It may not be immediately obvious that an explosion in home prices will increase campground costs, but that’s because our understanding of this niche real estate market gets channeled by that “camp” prefix. “Camping” means recreating which means getting away from it all, leaving little mental room for other considerations. Yet campgrounds increasingly are a key residential resource, offering affordable housing options to itinerant workers as well as those priced out of more conventional housing. And as the cost of that housing goes up, so does demand for RV sites.
That’s why this week’s release of the latest Case-Shiller index should interest, and concern, anyone who owns or is thinking about buying an RV. The index, widely watched by investors, measures average home prices in major metro areas across the country–and it rose 18.8% over the 12 months ending in December. That’s the highest calendar-year increase ever recorded over the index’s 35-year history. Meanwhile, a separate measure compiled by the Federal Housing Finance Agency, also released this week, found a 17.6% increase in home prices over the same stretch.
As housing prices soar–the median cost of an existing single-family home was $361,700 last quarter–home sales begin to decline and the whole market starts locking up. People unable to buy a home will turn to rental housing, which puts upward pressure on rents but also attracts the attention of commercial real estate investors. Indeed, as reported Jan. 25 by the Wall Street Journal, the most popular commercial property among investors last year was apartment houses because of their perceived ability to keep raising rents. Of course, higher rents keep squeezing out people with low to modest incomes, who then turn to . . . yup, house trailers (a/k/a “manufactured housing”) and RVs, as housing of last resort.

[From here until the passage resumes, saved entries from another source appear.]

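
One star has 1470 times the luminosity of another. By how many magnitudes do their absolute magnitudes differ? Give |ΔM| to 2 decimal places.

Pogson: ΔM = −2.5 log₁₀(ratio) = −2.5 log₁₀(1470) = −2.5 × 3.1673 = -7.918

|ΔM| ≈ 7.92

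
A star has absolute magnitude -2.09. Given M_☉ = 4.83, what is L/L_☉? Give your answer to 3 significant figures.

L/L_☉ ≈ 586

M − M_☉ = -2.09 − 4.83 = -6.920
L/L_☉ = 10^(−0.4 (M − M_☉)) = 10^2.768 = 586.1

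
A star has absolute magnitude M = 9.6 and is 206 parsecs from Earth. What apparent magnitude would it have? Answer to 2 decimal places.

m = M + 5 log₁₀ d − 5 = 9.6 + 5·2.3139 − 5 = 16.169

m ≈ 16.17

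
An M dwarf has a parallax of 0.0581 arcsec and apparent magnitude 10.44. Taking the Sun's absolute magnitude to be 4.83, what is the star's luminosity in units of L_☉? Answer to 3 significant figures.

L/L_☉ ≈ 0.0169

d = 1/p = 1/0.0581″ = 17.21 pc
M = m − 5 log₁₀ d + 5 = 10.44 − 5·1.2358 + 5 = 9.261
M − M_☉ = 9.261 − 4.83 = 4.431
L/L_☉ = 10^(−0.4 × 4.431) = 0.01689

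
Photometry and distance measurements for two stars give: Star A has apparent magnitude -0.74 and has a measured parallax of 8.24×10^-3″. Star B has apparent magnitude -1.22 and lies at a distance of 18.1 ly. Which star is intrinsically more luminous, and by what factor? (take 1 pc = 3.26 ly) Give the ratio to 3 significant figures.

Star A: d = 1/p = 1/8.24×10^-3″ = 121.4 pc
Star A: M = m − 5 log₁₀ d + 5 = -0.74 − 5·2.0841 + 5 = -6.160
Star B: d = 18.1 ly / 3.26 = 5.552 pc
Star B: M = m − 5 log₁₀ d + 5 = -1.22 − 5·0.7445 + 5 = 0.058
ΔM = M_A − M_B = -6.160 − (0.058) = -6.218; smaller M is more luminous → Star A.
L ratio = 10^(0.4 |ΔM|) = 10^2.487 = 307.1

Star A is more luminous, by a factor of 307.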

Some of those RVs increasingly are turning up on city streets because their owners can’t afford even the comparatively low rates charged by RV campgrounds–and some wouldn’t be permitted in most RV parks, anyway, because they’re too old and dilapidated. But those who can afford $500 or $600 a month for a long-term site are jostling with more conventional RVers for a spot, and even overnight sites are in greater demand because of this additional influx of “campers.” Campground owners faced with this increased demand, meanwhile, will increase their rates accordingly–sometimes not even deliberately so, thanks to the growing adoption of algorithm-driven “demand pricing.”
In a wider context, therefore, campgrounds are properly seen as just one component of a housing ecosystem; changes in one area can ripple throughout the entire system. That may not have much to do with campgrounds as recreational outlets, but it most definitely will affect their affordability and overall character.